高市首相、ベトナム訪問を検討 大型連休中に会談、FOIP連携強化へ
高市早苗首相が、4月末から5月上旬にかけての大型連休期間中にベトナムを公式訪問し、ファム・ミン・チン首相との首脳会談を実施する方向で検討を進めていることが明らかになった。政府関係者が5日にこの情報を明らかにし、緊迫化する中東情勢を慎重に見極めた上で、訪問の是非を最終判断するとしている。
オーストラリア訪問も調整中 一連の外交で連携強化
今回のベトナム訪問に加えて、高市首相はオーストラリアへの訪問も同時に調整している。これら一連の外交活動を通じて、「自由で開かれたインド太平洋(FOIP)」の進化に向けた連携強化を目指す方針だ。政府は、地域の安定と繁栄を促進するため、安全保障や経済協力など多角的な分野での協力拡大を図りたい考えを示している。
中国の海洋進出を念頭に 幅広い分野で協力拡大
日本の首相によるベトナム訪問は、2025年4月の石破茂前首相以来となる。東シナ海や南シナ海において海洋進出を強める中国を念頭に置き、両国間の関係をさらに深化させることが期待されている。具体的には、以下の分野での協力が焦点となる見込みだ。
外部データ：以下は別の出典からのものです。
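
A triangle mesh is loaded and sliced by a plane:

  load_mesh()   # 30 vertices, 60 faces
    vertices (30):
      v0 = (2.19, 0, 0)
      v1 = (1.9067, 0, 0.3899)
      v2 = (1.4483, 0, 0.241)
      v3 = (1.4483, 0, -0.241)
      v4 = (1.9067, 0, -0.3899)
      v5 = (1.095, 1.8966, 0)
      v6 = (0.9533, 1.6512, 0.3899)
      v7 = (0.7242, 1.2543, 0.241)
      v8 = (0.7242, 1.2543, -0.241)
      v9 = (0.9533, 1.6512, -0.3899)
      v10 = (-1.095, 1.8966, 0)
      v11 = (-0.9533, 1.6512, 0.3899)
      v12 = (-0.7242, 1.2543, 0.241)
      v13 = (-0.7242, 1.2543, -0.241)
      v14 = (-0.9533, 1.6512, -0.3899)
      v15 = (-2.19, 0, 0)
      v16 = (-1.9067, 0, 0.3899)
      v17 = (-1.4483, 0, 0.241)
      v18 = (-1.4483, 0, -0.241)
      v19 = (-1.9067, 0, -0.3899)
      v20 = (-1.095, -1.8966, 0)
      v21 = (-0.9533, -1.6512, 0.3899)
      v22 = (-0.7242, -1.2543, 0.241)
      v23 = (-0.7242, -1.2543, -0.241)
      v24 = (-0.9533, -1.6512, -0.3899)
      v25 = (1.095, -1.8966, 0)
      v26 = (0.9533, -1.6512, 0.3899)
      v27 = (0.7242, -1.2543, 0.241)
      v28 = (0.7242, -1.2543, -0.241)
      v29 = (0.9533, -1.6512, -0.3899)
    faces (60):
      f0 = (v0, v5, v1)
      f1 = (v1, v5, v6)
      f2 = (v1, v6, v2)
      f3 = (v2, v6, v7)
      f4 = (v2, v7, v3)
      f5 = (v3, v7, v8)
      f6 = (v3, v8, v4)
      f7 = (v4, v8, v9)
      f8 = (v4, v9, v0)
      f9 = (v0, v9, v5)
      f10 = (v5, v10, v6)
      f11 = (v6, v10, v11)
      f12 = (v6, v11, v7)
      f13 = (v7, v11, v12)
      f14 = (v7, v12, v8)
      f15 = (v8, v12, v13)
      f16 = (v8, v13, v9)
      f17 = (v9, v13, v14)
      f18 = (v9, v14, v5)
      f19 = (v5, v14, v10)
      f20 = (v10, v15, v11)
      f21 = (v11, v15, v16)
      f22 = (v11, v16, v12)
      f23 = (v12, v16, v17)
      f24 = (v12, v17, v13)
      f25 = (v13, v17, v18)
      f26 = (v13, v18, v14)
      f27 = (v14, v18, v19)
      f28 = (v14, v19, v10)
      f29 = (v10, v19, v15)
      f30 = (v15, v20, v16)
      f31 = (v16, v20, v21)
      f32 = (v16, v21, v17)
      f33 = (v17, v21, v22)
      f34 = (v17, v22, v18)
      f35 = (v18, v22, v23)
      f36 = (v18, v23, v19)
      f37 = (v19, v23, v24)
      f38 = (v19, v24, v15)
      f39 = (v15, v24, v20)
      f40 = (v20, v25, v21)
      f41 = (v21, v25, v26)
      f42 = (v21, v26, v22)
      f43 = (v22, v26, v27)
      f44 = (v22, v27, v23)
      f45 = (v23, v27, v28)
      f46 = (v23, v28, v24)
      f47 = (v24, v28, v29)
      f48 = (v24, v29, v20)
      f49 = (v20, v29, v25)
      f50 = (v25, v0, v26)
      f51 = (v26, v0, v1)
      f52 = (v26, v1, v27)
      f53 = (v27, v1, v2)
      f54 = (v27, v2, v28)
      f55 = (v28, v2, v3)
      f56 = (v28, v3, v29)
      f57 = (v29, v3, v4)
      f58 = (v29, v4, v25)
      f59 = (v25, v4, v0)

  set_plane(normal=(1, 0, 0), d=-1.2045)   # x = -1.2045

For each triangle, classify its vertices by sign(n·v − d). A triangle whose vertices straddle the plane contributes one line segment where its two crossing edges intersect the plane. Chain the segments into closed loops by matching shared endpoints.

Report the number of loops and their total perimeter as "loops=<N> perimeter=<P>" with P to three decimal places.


loops=2 perimeter=6.702

Straddling triangles (20 of 60):
  (v10,v15,v11) [+-+] → (-1.2045, 1.70694, 0)–(-1.2045, 1.31581, 0.310703)  len=0.4995
  (v11,v15,v16) [+--] → (-1.2045, 1.31581, 0.310703)–(-1.2045, 1.21614, 0.3899)  len=0.1273
  (v11,v16,v12) [+-+] → (-1.2045, 1.21614, 0.3899)–(-1.2045, 0.744837, 0.301479)  len=0.4795
  (v12,v16,v17) [+--] → (-1.2045, 0.744837, 0.301479)–(-1.2045, 0.422315, 0.241)  len=0.3281
  (v12,v17,v13) [+-+] → (-1.2045, 0.422315, 0.241)–(-1.2045, 0.422315, 0.0787136)  len=0.1623
  (v13,v17,v18) [+--] → (-1.2045, 0.422315, 0.0787136)–(-1.2045, 0.422315, -0.241)  len=0.3197
  (v13,v18,v14) [+-+] → (-1.2045, 0.422315, -0.241)–(-1.2045, 0.813258, -0.314337)  len=0.3978
  (v14,v18,v19) [+--] → (-1.2045, 0.813258, -0.314337)–(-1.2045, 1.21614, -0.3899)  len=0.4099
  (v14,v19,v10) [+-+] → (-1.2045, 1.21614, -0.3899)–(-1.2045, 1.64074, -0.0525983)  len=0.5423
  (v10,v19,v15) [+--] → (-1.2045, 1.64074, -0.0525983)–(-1.2045, 1.70694, 0)  len=0.0845
  (v15,v20,v16) [-+-] → (-1.2045, -1.70694, 0)–(-1.2045, -1.64074, 0.0525983)  len=0.0845
  (v16,v20,v21) [-++] → (-1.2045, -1.64074, 0.0525983)–(-1.2045, -1.21614, 0.3899)  len=0.5423
  (v16,v21,v17) [-+-] → (-1.2045, -1.21614, 0.3899)–(-1.2045, -0.813258, 0.314337)  len=0.4099
  (v17,v21,v22) [-++] → (-1.2045, -0.813258, 0.314337)–(-1.2045, -0.422315, 0.241)  len=0.3978
  (v17,v22,v18) [-+-] → (-1.2045, -0.422315, 0.241)–(-1.2045, -0.422315, -0.0787136)  len=0.3197
  (v18,v22,v23) [-++] → (-1.2045, -0.422315, -0.0787136)–(-1.2045, -0.422315, -0.241)  len=0.1623
  (v18,v23,v19) [-+-] → (-1.2045, -0.422315, -0.241)–(-1.2045, -0.744837, -0.301479)  len=0.3281
  (v19,v23,v24) [-++] → (-1.2045, -0.744837, -0.301479)–(-1.2045, -1.21614, -0.3899)  len=0.4795
  (v19,v24,v15) [-+-] → (-1.2045, -1.21614, -0.3899)–(-1.2045, -1.31581, -0.310703)  len=0.1273
  (v15,v24,v20) [-++] → (-1.2045, -1.31581, -0.310703)–(-1.2045, -1.70694, 0)  len=0.4995

Chained into 2 loop(s):
  loop 1: 10 segments, perimeter = 3.3510
  loop 2: 10 segments, perimeter = 3.3510
Total perimeter = 6.702


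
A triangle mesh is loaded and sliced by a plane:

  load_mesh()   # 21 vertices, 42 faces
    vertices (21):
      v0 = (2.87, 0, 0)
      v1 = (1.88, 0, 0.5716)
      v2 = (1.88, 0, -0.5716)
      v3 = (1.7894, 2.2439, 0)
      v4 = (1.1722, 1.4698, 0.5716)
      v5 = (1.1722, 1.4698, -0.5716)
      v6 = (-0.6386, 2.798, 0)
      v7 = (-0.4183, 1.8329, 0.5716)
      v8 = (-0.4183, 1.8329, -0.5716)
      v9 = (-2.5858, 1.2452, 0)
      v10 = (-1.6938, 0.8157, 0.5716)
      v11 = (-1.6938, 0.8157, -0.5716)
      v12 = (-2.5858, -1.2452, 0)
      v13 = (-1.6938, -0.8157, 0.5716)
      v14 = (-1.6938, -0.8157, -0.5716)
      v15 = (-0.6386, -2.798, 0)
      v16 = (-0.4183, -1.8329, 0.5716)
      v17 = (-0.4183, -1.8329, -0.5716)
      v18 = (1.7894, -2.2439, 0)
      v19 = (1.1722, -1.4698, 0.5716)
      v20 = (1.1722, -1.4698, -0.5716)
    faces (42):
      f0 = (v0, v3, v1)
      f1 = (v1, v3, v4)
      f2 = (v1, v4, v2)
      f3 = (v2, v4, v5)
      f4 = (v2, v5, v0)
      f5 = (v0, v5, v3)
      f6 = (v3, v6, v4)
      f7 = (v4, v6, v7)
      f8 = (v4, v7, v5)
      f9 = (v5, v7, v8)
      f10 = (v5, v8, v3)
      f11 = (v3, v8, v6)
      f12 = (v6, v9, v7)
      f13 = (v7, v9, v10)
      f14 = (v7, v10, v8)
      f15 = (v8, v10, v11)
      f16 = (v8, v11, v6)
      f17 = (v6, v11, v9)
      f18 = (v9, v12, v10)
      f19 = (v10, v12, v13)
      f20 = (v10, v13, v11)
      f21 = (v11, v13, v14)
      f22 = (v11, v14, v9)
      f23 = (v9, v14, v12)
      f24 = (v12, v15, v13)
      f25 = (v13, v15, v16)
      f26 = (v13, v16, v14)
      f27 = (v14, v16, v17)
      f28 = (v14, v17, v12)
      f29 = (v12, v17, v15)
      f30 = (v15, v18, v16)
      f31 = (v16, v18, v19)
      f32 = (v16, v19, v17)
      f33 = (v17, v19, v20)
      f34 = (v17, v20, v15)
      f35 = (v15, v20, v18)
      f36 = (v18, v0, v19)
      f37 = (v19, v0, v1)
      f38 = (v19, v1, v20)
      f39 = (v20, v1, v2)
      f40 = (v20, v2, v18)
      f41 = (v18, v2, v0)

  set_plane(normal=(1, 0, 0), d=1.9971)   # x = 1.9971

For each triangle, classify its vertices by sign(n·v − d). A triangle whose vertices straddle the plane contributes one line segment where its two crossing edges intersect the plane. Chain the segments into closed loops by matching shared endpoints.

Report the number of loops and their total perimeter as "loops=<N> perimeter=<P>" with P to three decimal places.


Straddling triangles (6 of 42):
  (v0,v3,v1) [+--] → (1.9971, 1.8126, 0)–(1.9971, 0, 0.50399)  len=1.8814
  (v2,v5,v0) [--+] → (1.9971, 0.755677, -0.29388)–(1.9971, 0, -0.50399)  len=0.7843
  (v0,v5,v3) [+--] → (1.9971, 0.755677, -0.29388)–(1.9971, 1.8126, 0)  len=1.0970
  (v18,v0,v19) [-+-] → (1.9971, -1.8126, 0)–(1.9971, -0.755677, 0.29388)  len=1.0970
  (v19,v0,v1) [-+-] → (1.9971, -0.755677, 0.29388)–(1.9971, 0, 0.50399)  len=0.7843
  (v18,v2,v0) [--+] → (1.9971, 0, -0.50399)–(1.9971, -1.8126, 0)  len=1.8814

Chained into 1 loop(s):
  loop 1: 6 segments, perimeter = 7.5255
Total perimeter = 7.525

loops=1 perimeter=7.525


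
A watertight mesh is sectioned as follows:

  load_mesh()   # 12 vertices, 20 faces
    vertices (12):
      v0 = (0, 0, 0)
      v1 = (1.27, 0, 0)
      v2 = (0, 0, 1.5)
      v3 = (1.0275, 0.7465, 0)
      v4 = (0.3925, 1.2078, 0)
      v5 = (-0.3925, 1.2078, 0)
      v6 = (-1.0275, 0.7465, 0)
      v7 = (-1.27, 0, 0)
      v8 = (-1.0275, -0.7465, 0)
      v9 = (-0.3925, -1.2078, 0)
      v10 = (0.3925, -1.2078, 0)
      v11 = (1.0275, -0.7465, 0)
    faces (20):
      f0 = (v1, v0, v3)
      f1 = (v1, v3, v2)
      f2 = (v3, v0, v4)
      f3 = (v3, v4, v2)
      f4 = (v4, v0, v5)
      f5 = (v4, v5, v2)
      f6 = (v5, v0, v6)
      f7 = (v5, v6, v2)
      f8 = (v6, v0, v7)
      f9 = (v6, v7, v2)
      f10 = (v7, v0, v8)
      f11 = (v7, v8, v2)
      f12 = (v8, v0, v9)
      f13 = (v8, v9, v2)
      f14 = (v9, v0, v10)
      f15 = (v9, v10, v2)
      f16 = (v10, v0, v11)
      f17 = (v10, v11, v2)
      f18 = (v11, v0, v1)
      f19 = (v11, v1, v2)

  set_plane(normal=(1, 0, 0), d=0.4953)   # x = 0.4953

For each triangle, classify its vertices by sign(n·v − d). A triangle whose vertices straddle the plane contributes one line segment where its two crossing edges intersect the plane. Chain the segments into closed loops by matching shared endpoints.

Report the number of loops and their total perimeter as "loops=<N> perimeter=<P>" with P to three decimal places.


Straddling triangles (8 of 20):
  (v1,v0,v3) [+-+] → (0.4953, 0, 0)–(0.4953, 0.359846, 0)  len=0.3598
  (v1,v3,v2) [++-] → (0.4953, 0.359846, 0.776934)–(0.4953, 0, 0.915)  len=0.3854
  (v3,v0,v4) [+--] → (0.4953, 0.359846, 0)–(0.4953, 1.13312, 0)  len=0.7733
  (v3,v4,v2) [+--] → (0.4953, 1.13312, 0)–(0.4953, 0.359846, 0.776934)  len=1.0962
  (v10,v0,v11) [--+] → (0.4953, -0.359846, 0)–(0.4953, -1.13312, 0)  len=0.7733
  (v10,v11,v2) [-+-] → (0.4953, -1.13312, 0)–(0.4953, -0.359846, 0.776934)  len=1.0962
  (v11,v0,v1) [+-+] → (0.4953, -0.359846, 0)–(0.4953, 0, 0)  len=0.3598
  (v11,v1,v2) [++-] → (0.4953, 0, 0.915)–(0.4953, -0.359846, 0.776934)  len=0.3854

Chained into 1 loop(s):
  loop 1: 8 segments, perimeter = 5.2294
Total perimeter = 5.229

loops=1 perimeter=5.229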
- 安全保障分野:防衛装備品の共同開発や情報共有の強化
- 経済協力:インフラ整備や貿易投資の促進
- 技術交流:先端技術を活用した持続可能な開発プロジェクト
- 人的交流:観光や教育分野での相互訪問の増加
高市首相は、国際社会における日本の役割を再確認し、地域の平和と安定に貢献する姿勢を明確にする。今回の訪問が実現すれば、日本とベトナムの戦略的パートナーシップが新たな段階へと進む契機となる可能性が高い。
政府関係者は、「中東情勢の動向を注視しながら、訪問の日程や内容を最終決定する」と述べており、外交日程の調整には柔軟な対応が求められる。今後の展開に注目が集まっている。